In a preceding chapter we have proved that the Devotion existed many centuries before the time of Blessed Margaret Mary. Occasional references may be found as early as the fifth century alluding expressly to the Sacred Heart. They become quite frequent in the works of Mediaeval Saints and spiritual writers, and after the middle of the fifteenth century they are countless in number. From that time on the pictured and sculptured representations of the Sacred Heart have multiplied rapidly. The Devotion assumed a fairly definite shape in the century immediately preceding that of Blessed Margaret Mary, and even merited the approbation of a number of local prelates. It is not an exaggeration to say that — irrespective of the supernatural manifestations with which Christ deigned to favor this humble Visitandine — the cult of the Sacred Heart would have eventually claimed its rightful place among the various devotions of the Church. Such a conclusion is warranted by the rapid development of the cult and the popularity it enjoyed, especially in the time of Father Eudes. Thus, the revelations did no more than hasten an event which, in the ordinary course of things — judging from the facts as they were gradually unfolding themselves to the perspective — was practically inevitable.
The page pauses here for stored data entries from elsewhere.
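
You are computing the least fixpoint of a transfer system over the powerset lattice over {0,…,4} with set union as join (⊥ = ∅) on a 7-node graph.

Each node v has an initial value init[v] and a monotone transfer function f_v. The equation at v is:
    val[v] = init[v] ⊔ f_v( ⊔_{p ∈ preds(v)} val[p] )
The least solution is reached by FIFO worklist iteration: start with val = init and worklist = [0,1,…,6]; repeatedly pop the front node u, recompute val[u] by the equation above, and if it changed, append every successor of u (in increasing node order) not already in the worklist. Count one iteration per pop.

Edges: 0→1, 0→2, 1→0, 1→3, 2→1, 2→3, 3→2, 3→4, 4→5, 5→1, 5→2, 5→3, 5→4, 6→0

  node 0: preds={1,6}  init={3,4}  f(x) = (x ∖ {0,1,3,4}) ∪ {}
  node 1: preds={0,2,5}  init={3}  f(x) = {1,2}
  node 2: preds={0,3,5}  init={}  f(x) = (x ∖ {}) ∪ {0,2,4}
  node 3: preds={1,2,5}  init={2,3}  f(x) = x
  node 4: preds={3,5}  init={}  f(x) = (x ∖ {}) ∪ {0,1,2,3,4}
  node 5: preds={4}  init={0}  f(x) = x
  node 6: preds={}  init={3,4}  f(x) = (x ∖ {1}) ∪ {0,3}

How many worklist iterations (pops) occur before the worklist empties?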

The principle on which the Devotion to the Sacred Heart rests is far from being a new discovery. St. Thomas in his attempt to elucidate it makes use of the following well-known comparison: We may consider two things in a person to whom honor is given, viz., the person himself and the cause of his being honored. Properly speaking, honor is given to a subsistent thing in its entirety; for we do not speak of honoring a man's hand or foot, these members not being honored of themselves, but the whole man being honored in them. In this way a man may be honored even in something external; for instance, in his vesture, his image or his messenger. Guided by this reasoning the theologians conclude that the primary material object of the Devotion to the Sacred Heart is Jesus Christ Himself in His Entirety. Hence, a cult like that of the Sacred Heart, properly speaking, is a latreutic co-adoration, for we adore the Heart with the rest of the parts of Christ's sacred Humanity, including His divine prerogatives. Thus the Heart is worshipped directly (secundum se and in se), not for its own sake, nor on account of its intrinsic excellence (propter se), but on account of its borrowed dignity.